I read an article last week on property website, Property Industry Eye titled “City shrugs off Foxtons sales woes as share price stays resilient” in a state of mild bafflement, as author Rosalind Renshaw passed comment on the stock markets reaction to Foxtons newly released results.
In a nutshell, the article was commenting on Foxtons collapse in profits (after costs, depreciation and tax) from £15m in 2017 to 3m last year, and given these trading results, the relative stability of the share price at 53 pence – despite falling dramatically from a high of £4 back in 2014.
Well I am no city analyst, but I do understand both the London property market (after 20 years of working in it) and the present trading climate, and you really don’t have to have an MBA in economics to understand what is going on both with Foxtons and other major competitors at this present moment in time.
Specifically, there can be no doubt that Foxtons have for many years now been an innovative market leading brand in London estate agency – both much imitated and much loathed in equal measure no doubt. Their high energy, high fees and blanket high-quality marketing endeared them to the capital’s home sellers, convincing them that no other agent could compete. Well, sorry to be the bearer of bad news – but that moment has finally passed.

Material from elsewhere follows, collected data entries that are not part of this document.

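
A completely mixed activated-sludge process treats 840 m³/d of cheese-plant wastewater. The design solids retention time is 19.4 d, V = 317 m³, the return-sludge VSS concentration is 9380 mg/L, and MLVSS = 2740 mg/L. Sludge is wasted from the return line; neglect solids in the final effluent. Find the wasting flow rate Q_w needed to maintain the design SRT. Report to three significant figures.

Q_w ≈ 4.77 m³/d

Q_w = (V·X)/(θ_c X_r) = 317.0 × 2740 / (19.4 × 9380) = 4.773 m³/d.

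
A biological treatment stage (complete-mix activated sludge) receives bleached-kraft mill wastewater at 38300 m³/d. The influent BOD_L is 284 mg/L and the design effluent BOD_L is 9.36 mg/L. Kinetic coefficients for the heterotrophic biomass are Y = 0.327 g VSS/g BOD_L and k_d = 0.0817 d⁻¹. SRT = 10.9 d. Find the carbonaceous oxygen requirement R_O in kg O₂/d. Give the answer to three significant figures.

Y_obs = Y / (1 + k_d θ_c) = 0.327 / (1 + 0.0817 × 10.9) = 0.327 / 1.891 = 0.1730.
Mass of BOD_L removed per day: Q(S₀ − S) = 38300 × 274.6 g/m³ = 10519 kg/d.
P_X = Y_obs·Q·(S₀ − S) = 0.1730 × 10519 = 1819 kg VSS/d.
R_O = Q·(S₀ − S) − 1.42·P_X = 10519 − 1.42 × 1819 = 7935 kg O₂/d.

R_O ≈ 7940 kg O₂/d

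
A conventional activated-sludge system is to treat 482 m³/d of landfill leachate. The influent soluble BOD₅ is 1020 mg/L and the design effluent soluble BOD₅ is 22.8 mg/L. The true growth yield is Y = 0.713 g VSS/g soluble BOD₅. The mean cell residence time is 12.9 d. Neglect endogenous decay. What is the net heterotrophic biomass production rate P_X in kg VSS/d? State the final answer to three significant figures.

Since k_d ≈ 0, Y_obs = Y = 0.713 g VSS/g soluble BOD₅.
Substrate removed = Q·(S₀ − S) = 482 m³/d × (1020 − 22.8) g/m³ = 4.81×10^5 g/d = 480.7 kg/d.
Net biomass production P_X = Y_obs × Q·(S₀ − S) = 0.7130 × 480.7 = 342.7 kg VSS/d.

P_X ≈ 343 kg VSS/d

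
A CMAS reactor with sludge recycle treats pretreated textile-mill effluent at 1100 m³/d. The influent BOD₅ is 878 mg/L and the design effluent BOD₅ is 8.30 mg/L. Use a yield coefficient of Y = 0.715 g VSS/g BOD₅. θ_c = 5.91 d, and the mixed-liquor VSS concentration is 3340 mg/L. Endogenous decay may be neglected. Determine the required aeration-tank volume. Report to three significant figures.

V ≈ 1210 m³

With k_d = 0 the design equation reduces to V = Y Q (S₀−S) θ_c / X = 0.715 × 1100 × (878 − 8.30) × 5.91 / 3340 = 1210 m³.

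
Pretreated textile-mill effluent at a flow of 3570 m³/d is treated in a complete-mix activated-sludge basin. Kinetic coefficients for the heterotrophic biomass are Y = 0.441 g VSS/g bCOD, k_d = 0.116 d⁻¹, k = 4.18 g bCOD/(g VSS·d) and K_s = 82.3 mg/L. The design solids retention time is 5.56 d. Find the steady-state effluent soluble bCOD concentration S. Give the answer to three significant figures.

For a completely mixed reactor with recycle the Lawrence–McCarty relation gives S = K_s·(1 + k_d·θ_c) / [θ_c·(Y·k − k_d) − 1] = 82.3 × (1 + 0.116 × 5.56) / [5.56 × (0.441 × 4.18 − 0.116) − 1] = 135.4 / 8.604 = 15.73 mg/L.

S ≈ 15.7 mg/L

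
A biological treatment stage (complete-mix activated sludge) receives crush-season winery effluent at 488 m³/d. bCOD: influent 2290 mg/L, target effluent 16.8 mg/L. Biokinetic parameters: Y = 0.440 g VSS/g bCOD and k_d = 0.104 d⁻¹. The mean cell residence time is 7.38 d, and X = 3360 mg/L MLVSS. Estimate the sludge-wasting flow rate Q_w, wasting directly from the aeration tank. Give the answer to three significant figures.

From the SRT design equation V = Y Q (S₀−S) θ_c / [X (1 + k_d θ_c)] = 0.440 × 488 × (2290 − 16.8) × 7.38 / [3360 × (1 + 0.104 × 7.38)] = 3.6×10^6 / 5939 = 606.5 m³.
With mixed-liquor wasting, θ_c = V/Q_w, so Q_w = V/θ_c = 606.5/7.38 = 82.19 m³/d.

Q_w ≈ 82.2 m³/d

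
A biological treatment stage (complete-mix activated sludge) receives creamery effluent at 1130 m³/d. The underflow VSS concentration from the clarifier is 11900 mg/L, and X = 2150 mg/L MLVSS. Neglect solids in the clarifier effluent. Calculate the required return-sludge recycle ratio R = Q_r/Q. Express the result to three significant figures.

R ≈ 0.221

Mass balance around the secondary clarifier (neglecting effluent solids): R = X / (X_r − X) = 2150 / (11900 − 2150) = 0.2205.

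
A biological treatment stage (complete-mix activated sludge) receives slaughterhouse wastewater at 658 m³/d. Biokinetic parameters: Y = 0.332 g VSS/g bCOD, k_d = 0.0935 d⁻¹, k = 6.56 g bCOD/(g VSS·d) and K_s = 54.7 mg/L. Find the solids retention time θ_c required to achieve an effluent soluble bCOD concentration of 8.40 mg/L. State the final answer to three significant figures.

At the target effluent, Y k S/(K_s+S) = 0.332×6.56×8.40/63.10 = 0.2899 d⁻¹.
1/θ_c = 0.2899 − 0.0935 = 0.1964 d⁻¹, so θ_c = 5.091 d.

θ_c ≈ 5.09 d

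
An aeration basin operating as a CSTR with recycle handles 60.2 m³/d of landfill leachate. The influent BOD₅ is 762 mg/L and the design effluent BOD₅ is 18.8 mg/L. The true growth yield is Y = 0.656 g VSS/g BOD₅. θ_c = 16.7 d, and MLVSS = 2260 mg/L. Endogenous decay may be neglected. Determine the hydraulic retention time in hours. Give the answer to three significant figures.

Biomass mass balance (decay neglected): V·X = Y·Q·(S₀ − S)·θ_c, so V = 0.656 × 60.2 × (762 − 18.8) × 16.7 / 2260 = 216.9 m³.
τ = V/Q = 216.9/60.2 = 3.603 d, or 86.46 h.

τ ≈ 86.5 h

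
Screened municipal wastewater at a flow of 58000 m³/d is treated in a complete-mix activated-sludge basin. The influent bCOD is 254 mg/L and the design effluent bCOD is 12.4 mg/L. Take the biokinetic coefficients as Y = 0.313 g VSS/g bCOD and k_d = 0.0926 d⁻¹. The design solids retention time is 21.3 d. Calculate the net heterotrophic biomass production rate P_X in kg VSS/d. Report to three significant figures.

P_X ≈ 1480 kg VSS/d

The observed yield is Y_obs = Y/(1 + k_d·θ_c) = 0.313 / (1 + 0.0926 × 21.3) = 0.313 / 2.972 = 0.1053 g VSS per g bCOD removed.
Q·(S₀ − S) = 58000 × (254 − 12.4) × 10⁻³ = 14013 kg/d removed.
Biomass produced: P_X = Y_obs·Q·ΔS = 0.1053 × 14013 ≈ 1476 kg VSS/d.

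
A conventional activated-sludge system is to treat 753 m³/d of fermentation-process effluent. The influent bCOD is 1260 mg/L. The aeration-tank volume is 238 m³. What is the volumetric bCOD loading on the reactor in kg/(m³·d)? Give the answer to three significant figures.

Applied bCOD load per unit volume = Q·S₀/V = (753 × 1260/1000)/238.0 = 3.986 kg bCOD·m⁻³·d⁻¹.

L_v ≈ 3.99 kg bCOD/(m³·d)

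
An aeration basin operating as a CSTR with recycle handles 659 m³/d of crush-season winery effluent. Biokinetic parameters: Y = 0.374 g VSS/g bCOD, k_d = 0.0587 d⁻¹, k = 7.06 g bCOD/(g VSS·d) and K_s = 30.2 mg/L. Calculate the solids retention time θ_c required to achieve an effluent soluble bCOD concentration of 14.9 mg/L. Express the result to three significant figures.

Specific growth rate at S = 14.9 mg/L: μ = YkS/(K_s+S) = 0.374·7.06·14.9/(30.2+14.9) = 0.8723 d⁻¹.
Then 1/θ_c = μ − k_d = 0.8723 − 0.0587 = 0.8136 d⁻¹, giving θ_c = 1.229 d.

θ_c ≈ 1.23 d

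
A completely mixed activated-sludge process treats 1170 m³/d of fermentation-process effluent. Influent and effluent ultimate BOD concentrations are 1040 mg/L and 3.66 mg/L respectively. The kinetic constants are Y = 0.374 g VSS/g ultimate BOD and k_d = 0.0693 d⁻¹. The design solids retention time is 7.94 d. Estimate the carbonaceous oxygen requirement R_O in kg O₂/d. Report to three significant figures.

Observed yield with endogenous decay: Y_obs = Y / (1 + k_d·θ_c) = 0.374 / (1 + 0.0693 × 7.94) = 0.374 / 1.550 = 0.2413 g VSS/g ultimate BOD.
Q·(S₀ − S) = 1170 × (1040 − 3.66) × 10⁻³ = 1213 kg/d removed.
Biomass synthesised: P_X = Y_obs × 1213 = 292.5 kg VSS/d.
Carbonaceous O₂ demand = substrate oxidised − cell-mass equivalent = 1213 − 1.42 × 292.5 = 797.1 kg O₂/d.

R_O ≈ 797 kg O₂/d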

Are they still potentially a potent force? Yes of course, but high costs, high fees and an over exposure to a sluggish London property market have all contributed to weaken their business model and more importantly perhaps, its effectiveness. Furthermore, the governments impending tenant fee ban will hit Foxtons more than just about any other UK estate agency that you could name. Why? Because it was Foxtons unreasonably high tenant fees that sparked the ban in the first place! So, if you have shares – sell now and don’t wait for city analysts to wake up to what is surely absurdly obvious.
What about the other major groups in the UK? Well, Countrywide (the largest group in the UK) are doomed to collapse, unless their new management team wakes up to the fact that they have far too many offices, far too many brands, and unfeasibly high fixed costs – which combined with uncertain market conditions, and a shrinking number of sales transactions across the UK can only spell disaster. On the positive side, they do have some good businesses and brands in their portfolio – but there can be no retreat from the break up and reconfiguration of this business, and with its share price languishing at only 9 pence, it is quite clear that investment analysts agree with me.
So, what of Purple bricks? Well, I have to confess that the jury is still out on their trading model, as there is no shortage of investment (the latest last month being £125m from media giant Axel Spring) but despite this massive injection of cash, they are still to turn a meaningful profit or pay a dividend. However, it is hard to argue against the fact that they are the best- known brand in their sector, and after much promotion (£42m last year) it has taken a not insignificant share of the residential market here in the UK.
But for a company that is still to make a profit – be warned that the stakes are high, as its expansion into Germany, Australia and the USA means that it burns its investment cash fast. Also, despite its relative success in the UK, on-line agents have only managed to capture 7.2% of the residential sales market nationally. So, invest if you wish with extreme caution, as whilst it could potentially be the next Amazon, it could also turn out to be the next Emoov – but this time with significantly higher losses.
There can be no doubt that trading conditions for many estate agents (large and small) have been extremely “challenging” across the UK – and BREXIT has certainly not helped. But in my view, city investment analysts need to look at the “bigger picture” and beyond the UK estate agency sector per se. The simple truth is that consumer behaviour has fundamentally changed in just about every other sector and is indeed still evolving. So, those that think that estate agency is just a victim of Brexit should think again, as both established convention and cost structures are changing, and the property market no matter how bigger player you are is no exception.